Support Questions
Find answers, ask questions, and share your expertise
Announcements
Alert: Welcome to the Unified Cloudera Community. Former HCC members be sure to read and learn how to activate your account here.

query very slow, does HDFS Local Bytes Read Percentage matter?

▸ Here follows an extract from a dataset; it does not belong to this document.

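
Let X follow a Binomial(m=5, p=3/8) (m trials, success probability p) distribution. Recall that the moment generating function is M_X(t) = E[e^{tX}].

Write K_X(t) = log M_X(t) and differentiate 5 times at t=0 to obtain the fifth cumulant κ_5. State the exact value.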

query very slow, does HDFS Local Bytes Read Percentage matter?

New Contributor

I have a very simple query:

 

create table test2 as select * from mytable F where F.scandate_key between 20160316 and 20160318

 

the column scandate_key is the partition key.

 

It's taking a very long time for above to run. The 3 partitions above only have less than 4 million rows total.

 

Here's what I noticed, 89% of data was read remote..Is this why it's slow?

 

  • HDFS Bytes Read: 862.6 MiB
  • HDFS Bytes Read From Cache: 0 B
  • HDFS Bytes Read From Cache Percentage: 0
  • HDFS Bytes Written: 456.2 GiB
  • HDFS Local Bytes Read: 96.1 MiB
  • HDFS Local Bytes Read Percentage: 11
  • HDFS Remote Bytes Read: 766.4 MiB
  • HDFS Remote Bytes Read Percentage: 89
  • HDFS Scanner Average Read Throughput: 1.1 GiB/s

 

2 REPLIES 2

Re: query very slow, does HDFS Local Bytes Read Percentage matter?

Expert Contributor

Hi tsusanto,

 

Have you been able to solve your issue? Remote reads can indeed slow down query execution. What file format is your data in?

 

Cheers, Lars

Highlighted

Re: query very slow, does HDFS Local Bytes Read Percentage matter?

New Contributor

yes I resolved it...turns out one of the column had values with up to 60K characters...we truncated most of it and it wasn't needed at all.